L’autre projet tout aussi hypothétique défendu par l’ESA, c’est la construction d’un « village lunaire  » dès 2030, fruit d’une coopération internationale regroupant les projets de base lunaire qui intéressent de nombreux acteurs spatiaux. Dans sa vision la plus ambitieuse, le village lunaire défendu par le directeur général de l’ESA, Jan Wörner, abriterait « un millier  » d’astronautes accompagnés de leurs familles en 2050. Cette volonté de faire fructifier la coopération internationale caractérise bien la vision spatiale de l’Europe. À défaut d’avoir jamais mené d’exploit lunaire en solitaire, l’ESA place ses billes en se greffant à de nombreux projets. Elle collabore au projet de station orbitale lunaire américaine Gateway et participe entre autres à la mission russe Luna 27 et à la mission chinoise Chang’e-6.

Inde : La quatrième puissance lunaire dès 2019 ?
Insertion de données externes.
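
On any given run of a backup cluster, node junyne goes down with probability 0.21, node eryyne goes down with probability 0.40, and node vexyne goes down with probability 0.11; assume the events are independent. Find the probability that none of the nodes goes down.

P(none) = (1 − 0.21) × (1 − 0.40) × (1 − 0.11) = 0.79 × 0.60 × 0.89 = 0.42186

0.42186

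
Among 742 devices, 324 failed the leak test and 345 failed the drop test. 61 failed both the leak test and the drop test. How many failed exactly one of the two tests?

N(exactly one) = 324 + 345 − 2·61 = 547

547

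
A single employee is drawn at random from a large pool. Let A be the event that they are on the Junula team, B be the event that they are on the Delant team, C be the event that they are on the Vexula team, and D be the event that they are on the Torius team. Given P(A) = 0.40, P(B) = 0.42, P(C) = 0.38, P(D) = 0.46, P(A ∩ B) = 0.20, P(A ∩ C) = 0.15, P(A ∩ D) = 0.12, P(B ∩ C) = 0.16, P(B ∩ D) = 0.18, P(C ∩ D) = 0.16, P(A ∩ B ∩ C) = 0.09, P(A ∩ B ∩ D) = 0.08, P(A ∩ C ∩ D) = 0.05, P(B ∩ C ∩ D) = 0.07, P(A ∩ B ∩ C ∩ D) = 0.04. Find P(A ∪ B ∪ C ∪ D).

P(A ∪ B ∪ C ∪ D) = 0.40 + 0.42 + 0.38 + 0.46 − 0.20 − 0.15 − 0.12 − 0.16 − 0.18 − 0.16 + 0.09 + 0.08 + 0.05 + 0.07 − 0.04 = 0.94

0.94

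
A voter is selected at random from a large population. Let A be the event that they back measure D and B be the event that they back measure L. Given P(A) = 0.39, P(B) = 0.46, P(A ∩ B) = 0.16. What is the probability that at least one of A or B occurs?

Inclusion–exclusion gives
P(A ∪ B) = 0.39 + 0.46 − 0.16 = 0.69

0.69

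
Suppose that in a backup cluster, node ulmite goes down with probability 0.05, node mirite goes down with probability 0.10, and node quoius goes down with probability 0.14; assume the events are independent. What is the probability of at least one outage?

P(none) = (1 − 0.05) × (1 − 0.10) × (1 − 0.14) = 0.95 × 0.90 × 0.86 = 0.7353
P(at least one) = 1 − 0.7353 = 0.2647

0.2647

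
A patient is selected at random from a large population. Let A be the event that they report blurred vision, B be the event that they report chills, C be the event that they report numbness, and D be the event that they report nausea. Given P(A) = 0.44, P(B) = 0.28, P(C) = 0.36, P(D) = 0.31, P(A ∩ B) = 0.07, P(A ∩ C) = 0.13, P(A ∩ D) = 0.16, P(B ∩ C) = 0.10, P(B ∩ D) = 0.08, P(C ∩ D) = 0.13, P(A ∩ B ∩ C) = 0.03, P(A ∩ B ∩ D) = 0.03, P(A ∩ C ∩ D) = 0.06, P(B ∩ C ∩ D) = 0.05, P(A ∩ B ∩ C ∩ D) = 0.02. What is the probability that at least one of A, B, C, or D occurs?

P(A ∪ B ∪ C ∪ D) = 0.44 + 0.28 + 0.36 + 0.31 − 0.07 − 0.13 − 0.16 − 0.10 − 0.08 − 0.13 + 0.03 + 0.03 + 0.06 + 0.05 − 0.02 = 0.87

0.87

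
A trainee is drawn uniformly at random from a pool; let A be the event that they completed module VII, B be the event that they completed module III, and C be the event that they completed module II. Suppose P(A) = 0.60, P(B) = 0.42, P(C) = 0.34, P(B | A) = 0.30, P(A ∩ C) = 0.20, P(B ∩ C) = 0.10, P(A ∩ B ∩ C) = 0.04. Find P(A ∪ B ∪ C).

0.92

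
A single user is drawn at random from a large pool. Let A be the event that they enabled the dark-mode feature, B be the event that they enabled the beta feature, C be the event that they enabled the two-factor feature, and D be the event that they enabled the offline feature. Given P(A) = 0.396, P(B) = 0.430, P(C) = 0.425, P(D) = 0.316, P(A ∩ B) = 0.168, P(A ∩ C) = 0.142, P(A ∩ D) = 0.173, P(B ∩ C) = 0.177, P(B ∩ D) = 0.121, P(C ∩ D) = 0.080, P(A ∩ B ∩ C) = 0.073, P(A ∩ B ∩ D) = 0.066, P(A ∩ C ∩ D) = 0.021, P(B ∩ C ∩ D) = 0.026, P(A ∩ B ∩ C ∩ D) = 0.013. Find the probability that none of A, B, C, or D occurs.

By inclusion-exclusion,
P(A ∪ B ∪ C ∪ D) = 0.396 + 0.430 + 0.425 + 0.316 − 0.168 − 0.142 − 0.173 − 0.177 − 0.121 − 0.080 + 0.073 + 0.066 + 0.021 + 0.026 − 0.013 = 0.879
P(none) = 1 − 0.879 = 0.121

0.121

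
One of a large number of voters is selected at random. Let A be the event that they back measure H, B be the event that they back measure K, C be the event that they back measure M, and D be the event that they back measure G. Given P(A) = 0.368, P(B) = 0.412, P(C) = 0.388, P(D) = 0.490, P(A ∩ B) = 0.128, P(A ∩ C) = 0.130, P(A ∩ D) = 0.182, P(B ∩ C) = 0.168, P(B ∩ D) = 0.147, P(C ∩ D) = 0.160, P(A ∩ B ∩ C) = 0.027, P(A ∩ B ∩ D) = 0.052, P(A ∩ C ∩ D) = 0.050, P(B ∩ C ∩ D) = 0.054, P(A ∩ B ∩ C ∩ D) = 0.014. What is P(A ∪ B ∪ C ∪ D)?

0.912

Inclusion–exclusion gives
P(A ∪ B ∪ C ∪ D) = 0.368 + 0.412 + 0.388 + 0.490 − 0.128 − 0.130 − 0.182 − 0.168 − 0.147 − 0.160 + 0.027 + 0.052 + 0.050 + 0.054 − 0.014 = 0.912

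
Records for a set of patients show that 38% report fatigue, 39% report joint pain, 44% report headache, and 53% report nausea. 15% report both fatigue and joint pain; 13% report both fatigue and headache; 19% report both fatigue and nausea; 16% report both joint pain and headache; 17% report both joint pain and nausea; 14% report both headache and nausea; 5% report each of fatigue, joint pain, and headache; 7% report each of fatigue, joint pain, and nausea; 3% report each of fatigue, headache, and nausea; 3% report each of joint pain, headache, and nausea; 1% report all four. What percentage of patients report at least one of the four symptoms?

97%

By inclusion–exclusion:
P(≥1) = 38 + 39 + 44 + 53 − 15 − 13 − 19 − 16 − 17 − 14 + 5 + 7 + 3 + 3 − 1 = 97%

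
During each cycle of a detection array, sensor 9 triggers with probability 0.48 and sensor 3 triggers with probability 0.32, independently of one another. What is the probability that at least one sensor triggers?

0.6464

P(none) = (1 − 0.48) × (1 − 0.32) = 0.52 × 0.68 = 0.3536
P(at least one) = 1 − 0.3536 = 0.6464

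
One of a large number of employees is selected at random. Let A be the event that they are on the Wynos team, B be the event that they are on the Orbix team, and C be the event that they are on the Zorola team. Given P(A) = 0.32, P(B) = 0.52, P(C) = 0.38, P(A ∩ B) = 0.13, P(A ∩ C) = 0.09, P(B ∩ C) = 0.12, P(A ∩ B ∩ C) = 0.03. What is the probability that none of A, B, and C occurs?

0.09

By inclusion–exclusion:
P(A ∪ B ∪ C) = 0.32 + 0.52 + 0.38 − 0.13 − 0.09 − 0.12 + 0.03 = 0.91
P(none) = 1 − 0.91 = 0.09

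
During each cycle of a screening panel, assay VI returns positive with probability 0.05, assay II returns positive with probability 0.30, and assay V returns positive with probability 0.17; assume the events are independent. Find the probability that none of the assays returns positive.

Independence gives P(none) = ∏(1 − pᵢ).
P(none) = (1 − 0.05) × (1 − 0.30) × (1 − 0.17) = 0.95 × 0.70 × 0.83 = 0.55195

0.55195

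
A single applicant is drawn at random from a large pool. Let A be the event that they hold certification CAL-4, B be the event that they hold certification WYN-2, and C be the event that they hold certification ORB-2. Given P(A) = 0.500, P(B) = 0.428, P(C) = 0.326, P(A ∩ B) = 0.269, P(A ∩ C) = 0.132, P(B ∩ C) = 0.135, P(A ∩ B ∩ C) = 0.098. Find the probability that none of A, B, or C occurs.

0.184

P(A ∪ B ∪ C) = 0.500 + 0.428 + 0.326 − 0.269 − 0.132 − 0.135 + 0.098 = 0.816
P(none) = 1 − 0.816 = 0.184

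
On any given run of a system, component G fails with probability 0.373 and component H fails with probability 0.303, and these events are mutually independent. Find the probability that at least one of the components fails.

0.562981

P(none) = (1 − 0.373) × (1 − 0.303) = 0.627 × 0.697 = 0.437019
P(at least one) = 1 − 0.437019 = 0.562981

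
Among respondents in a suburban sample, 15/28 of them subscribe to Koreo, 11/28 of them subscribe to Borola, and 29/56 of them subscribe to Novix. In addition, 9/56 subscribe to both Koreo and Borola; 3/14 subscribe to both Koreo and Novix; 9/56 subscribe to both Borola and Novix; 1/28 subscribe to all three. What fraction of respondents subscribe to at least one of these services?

By inclusion-exclusion,
P(≥1) = 15/28 + 11/28 + 29/56 − 9/56 − 3/14 − 9/56 + 1/28 = 53/56

53/56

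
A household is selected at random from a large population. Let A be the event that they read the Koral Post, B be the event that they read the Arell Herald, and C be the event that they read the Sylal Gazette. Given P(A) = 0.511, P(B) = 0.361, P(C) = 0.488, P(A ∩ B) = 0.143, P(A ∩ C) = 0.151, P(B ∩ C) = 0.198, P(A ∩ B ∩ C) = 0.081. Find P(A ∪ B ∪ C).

0.949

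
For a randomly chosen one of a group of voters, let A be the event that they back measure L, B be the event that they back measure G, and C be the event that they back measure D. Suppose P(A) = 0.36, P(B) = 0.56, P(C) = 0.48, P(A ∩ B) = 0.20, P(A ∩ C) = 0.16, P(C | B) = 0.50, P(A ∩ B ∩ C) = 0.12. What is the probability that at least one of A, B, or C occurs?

P(B ∩ C) = P(B)·P(C|B) = 0.56 × 0.50 = 0.28
Apply inclusion-exclusion:
P(A ∪ B ∪ C) = 0.36 + 0.56 + 0.48 − 0.20 − 0.16 − 0.28 + 0.12 = 0.88

0.88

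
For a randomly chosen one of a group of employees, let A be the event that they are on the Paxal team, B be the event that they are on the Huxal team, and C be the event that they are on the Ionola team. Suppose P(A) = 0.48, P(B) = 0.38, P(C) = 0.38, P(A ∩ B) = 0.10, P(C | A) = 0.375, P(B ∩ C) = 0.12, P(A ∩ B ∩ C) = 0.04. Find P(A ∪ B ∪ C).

P(A ∩ C) = P(A)·P(C|A) = 0.48 × 0.375 = 0.18
P(A ∪ B ∪ C) = 0.48 + 0.38 + 0.38 − 0.10 − 0.18 − 0.12 + 0.04 = 0.88

0.88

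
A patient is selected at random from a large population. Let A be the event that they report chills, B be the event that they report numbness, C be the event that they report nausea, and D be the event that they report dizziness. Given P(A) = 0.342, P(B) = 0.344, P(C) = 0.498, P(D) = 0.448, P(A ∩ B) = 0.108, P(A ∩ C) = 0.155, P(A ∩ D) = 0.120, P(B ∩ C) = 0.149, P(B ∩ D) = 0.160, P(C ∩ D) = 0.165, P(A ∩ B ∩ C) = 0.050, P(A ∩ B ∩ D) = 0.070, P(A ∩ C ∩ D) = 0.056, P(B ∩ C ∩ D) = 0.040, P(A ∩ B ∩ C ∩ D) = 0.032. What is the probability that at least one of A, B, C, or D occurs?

0.959

By inclusion–exclusion:
P(A ∪ B ∪ C ∪ D) = 0.342 + 0.344 + 0.498 + 0.448 − 0.108 − 0.155 − 0.120 − 0.149 − 0.160 − 0.165 + 0.050 + 0.070 + 0.056 + 0.040 − 0.032 = 0.959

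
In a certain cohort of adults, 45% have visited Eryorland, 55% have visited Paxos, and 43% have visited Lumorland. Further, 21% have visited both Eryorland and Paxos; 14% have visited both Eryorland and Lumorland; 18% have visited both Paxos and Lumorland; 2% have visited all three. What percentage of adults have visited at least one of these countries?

92%

By inclusion–exclusion:
P(union) = 45 + 55 + 43 − 21 − 14 − 18 + 2 = 92%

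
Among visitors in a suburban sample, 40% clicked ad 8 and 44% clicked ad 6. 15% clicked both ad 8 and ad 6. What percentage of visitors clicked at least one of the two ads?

69%

P(≥1) = 40 + 44 − 15 = 69%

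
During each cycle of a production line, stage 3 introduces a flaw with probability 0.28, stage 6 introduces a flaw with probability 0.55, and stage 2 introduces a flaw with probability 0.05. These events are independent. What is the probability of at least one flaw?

Since the events are independent, P(none) is the product of the individual non-occurrence probabilities.
P(none) = (1 − 0.28) × (1 − 0.55) × (1 − 0.05) = 0.72 × 0.45 × 0.95 = 0.3078
P(at least one) = 1 − 0.3078 = 0.6922

0.6922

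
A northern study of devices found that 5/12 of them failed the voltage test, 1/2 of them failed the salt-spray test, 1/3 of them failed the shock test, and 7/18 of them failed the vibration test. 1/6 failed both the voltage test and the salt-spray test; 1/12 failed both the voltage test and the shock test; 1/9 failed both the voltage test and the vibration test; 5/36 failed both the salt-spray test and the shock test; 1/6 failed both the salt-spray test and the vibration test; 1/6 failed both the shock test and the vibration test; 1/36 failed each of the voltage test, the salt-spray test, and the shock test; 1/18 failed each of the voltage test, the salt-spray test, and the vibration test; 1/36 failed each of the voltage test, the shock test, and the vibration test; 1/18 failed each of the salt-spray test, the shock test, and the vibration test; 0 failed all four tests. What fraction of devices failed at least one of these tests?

35/36

Using inclusion–exclusion:
P(at least one) = 5/12 + 1/2 + 1/3 + 7/18 − 1/6 − 1/12 − 1/9 − 5/36 − 1/6 − 1/6 + 1/36 + 1/18 + 1/36 + 1/18 − 0 = 35/36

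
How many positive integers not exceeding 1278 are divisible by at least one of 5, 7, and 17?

453

floor(1278/5) + floor(1278/7) + floor(1278/17) − floor(1278/35) − floor(1278/85) − floor(1278/119) + floor(1278/595) = 255 + 182 + 75 − 36 − 15 − 10 + 2 = 453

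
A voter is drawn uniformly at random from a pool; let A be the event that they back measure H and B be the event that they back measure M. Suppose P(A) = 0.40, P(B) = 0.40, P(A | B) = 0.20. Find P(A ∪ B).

0.72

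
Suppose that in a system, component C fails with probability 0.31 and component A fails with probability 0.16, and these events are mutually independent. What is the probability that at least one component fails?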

Le lancement de Chandrayaan-2 vient d’être reporté en raison de problèmes techniques. Pour la sixième fois. Mais la mission, qui prévoit l’alunissage d’un atterrisseur et d’un rover devrait finir par décoller et faire de l’Inde la quatrième puissance capable de poser seule un appareil sur la Lune.

En retard sur la Chine, son principal concurrent asiatique fait malgré tout des progrès tout aussi fulgurants dans sa course vers l’espace. 32 missions sont programmées rien que pour 2019 et l’envoi des trois premiers Indiens dans l’espace est promis pour 2022. Sachant que la date initiale de lancement de Chandrayaan-2 était en 2013, l’objectif de 2022 est donc à considérer avec précaution.

Comme ses concurrents, l’Inde lorgne sur les ressources lunaires, notamment son hélium-3. La quête de prestige est également importante dans la démonstration de puissance qui oppose New Delhi à Pékin. La démonstration de force de l’Inde, qui a fait exploser l’un de ses satellites fin mars – multipliant au passage le nombre de débris spatiaux potentiellement mortels pour les astronautes – donne un aperçu de l’ambiance.

Japon, Israël, les milliardaires et les autres…

Le prestige de toucher la Lune s’accommode de quelques compromis. Certaines nations n’ayant pas les capacités de mener seules leurs ambitions jusqu’à la Lune tentent ainsi de l’atteindre avec l’aide de plus gros partenaires. La sonde israélienne Beresheet, de l’entreprise SpaceIL, devrait ainsi se poser sur la Lune dès le 11 avril. Même si elle a bénéficié de la technologie de SpaceX lors de son lancement, la sonde devrait faire la fierté d’Israël qui rejoindra le petit club des pays ayant touché notre satellite.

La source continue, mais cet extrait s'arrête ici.